After a stormy 2022, the Ghana Stock Exchange (GSE) gained during the first quarter of 2023 in a surprise show of resilience despite uncertainty about what’s ahead for the economy. However, Mrs Ruth Ofori, a financial analyst and the Chief Executive Officer (CEO) of Lolyfx LTD, noted that the first quarter performance, though laudable, is too early to celebrate.
In an interview with the Vaultz News, Mrs Ruth Ofori explained that nothing about the first quarter’s performance was linear. Explaining further, she intimated that the broad-based index seesawed throughout the quarter, ending January on a low note before tumbling further in early February, rising again in March and ultimately ending the quarter up in positive.

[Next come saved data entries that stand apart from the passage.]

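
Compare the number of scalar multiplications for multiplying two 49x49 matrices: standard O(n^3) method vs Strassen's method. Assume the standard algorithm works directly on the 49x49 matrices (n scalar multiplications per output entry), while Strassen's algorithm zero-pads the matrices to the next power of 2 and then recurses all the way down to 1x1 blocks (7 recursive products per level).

Matrix multiplication for 49x49 matrices:

Strassen's algorithm requires power-of-2 dimensions. Pad 49x49 to 64x64 (next power of 2).

Standard algorithm: 49^3 = 117649 multiplications
Strassen's algorithm: 7^(log2(64)) = 7^6 = 117649 multiplications
Savings: 117649 - 117649 = 0 multiplications

Standard: 117649 multiplications (49^3). Strassen: 117649 multiplications (7^6, after padding to 64x64). Strassen reduces 8 recursive multiplications to 7 at each level.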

“There’s no doubt that the Ghana Stock Exchange benchmark index made a remarkable resurgence in the first quarter of the year after the 2022 setbacks for the market. In quarter one, investors sought out less risky avenues to ride out turbulence and uncertainty of the government bonds. This helped the market a lot as focus was shifted to the stock market. The performance was commendable but it is too early to celebrate as the market is still in the recovery mode.”
Mrs Ruth Ofori
According to the analyst, the uncertain economic environment of the past quarter such as inflation and depreciation that rocked the stock market still exist. “Though some investors rushed to find safer alternatives to the uncertainty of the bond market, the dynamics could play differently in the subsequent quarters of the year”.

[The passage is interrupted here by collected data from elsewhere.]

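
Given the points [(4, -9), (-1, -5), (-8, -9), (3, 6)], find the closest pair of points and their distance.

Computing all pairwise distances among 4 points:

d((4, -9), (-1, -5)) = 6.4031 <-- minimum
d((4, -9), (-8, -9)) = 12.0
d((4, -9), (3, 6)) = 15.0333
d((-1, -5), (-8, -9)) = 8.0623
d((-1, -5), (3, 6)) = 11.7047
d((-8, -9), (3, 6)) = 18.6011

Closest pair: (4, -9) and (-1, -5) with distance 6.4031

The closest pair is (4, -9) and (-1, -5) with Euclidean distance 6.4031. For 4 points, brute-force pairwise comparison is shown above. For large n, the divide-and-conquer algorithm (sort by x, recurse on halves, check the dividing strip) achieves O(n log n).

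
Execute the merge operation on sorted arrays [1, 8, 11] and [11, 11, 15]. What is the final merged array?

Merging process:

Compare 1 vs 11: take 1 from left. Merged: [1]
Compare 8 vs 11: take 8 from left. Merged: [1, 8]
Compare 11 vs 11: take 11 from left. Merged: [1, 8, 11]
Append remaining from right: [11, 11, 15]. Merged: [1, 8, 11, 11, 11, 15]

Final merged array: [1, 8, 11, 11, 11, 15]
Total comparisons: 3

The merged array is [1, 8, 11, 11, 11, 15], requiring 3 comparisons. The merge step runs in O(n) time where n is the total number of elements.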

“So, despite the first quarter’s strong performance, celebrating a GSE recovery victory would be premature. Rising prices remain a key factor driving markets and could cause turbulence ahead, even if it’s not cataclysmic.”
Mrs Ruth Ofori
The Second Quarter Outlook
Mrs Ruth Ofori admitted that the bad economic performance sent the market teetering, but noted that in the second quarter, stock prices will rise as investors wager that the Central Bank won’t substantially increase the policy rate in consonant with inflation rates.
“The outlook in quarter two is in two folds. I just don’t think that we’re going to get inflation down without seeing pain in the market. So, in order for it to stabilize, I think firstly we probably have to give some of these rallies back. So, the second quarter will be more like a rollercoaster ride which will be characterized by gains and losses.”
Mrs Ruth Ofori
All in all, Mrs Ruth Ofori remains confident that the equities space will maintain its recovery throughout 2023, following its performance in the first quarter of the year 2023.
Meanwhile, the Ghana Stock Exchange concluded a topsy-turvy yet winning first quarter of 2023, overcoming initial shocks of 2023. The Ghana stock market, as measured by the Ghana Stock Exchange Composite Index (GSE-CI), closed the quarter strongly with 2,745.33 points – its highest since January 2022 and in the process returning 12.9% to investors, compared to the -12.38% at beginning of the quarter.
The stock market, being the closest alternative to fixed-income securities coupled with the comparatively high level of liquidity and low entry cost, the equities market was bound to benefit the most.
It was witnessed first hand the diversification capabilities of investors as they become increasingly becoming aware of the need to diversify in order not to miss out.
The market has been propelled by stocks from three sectors – ICT/telecommunication (MTN), oil marketing (Total) and manufacturing (Benso Oil) and a late push by Unilever.
By the end of March, MTN’s stock had risen by 43.2% to GHC1.25 from its starting price of GH¢0.88, making it the third-best performing stock on the GSE for the year. Over the last four weeks, the stock gained 35% – topping all other stocks on the GSE during that time.
According to official data, MTN Ghana had the most active trading volume of any stock on the GSE over the past three months, with a total volume of 171 million shares valued at GHC156 million and averaging 2.71 million traded shares per session.
Despite the broader market’s positive performance, investors have continued to stay away from financial stocks – resulting in an 11.98 percent drop in the GSE-Financial Stocks Index (GSE-FSI) since beginning of the year to 1,806.67 points.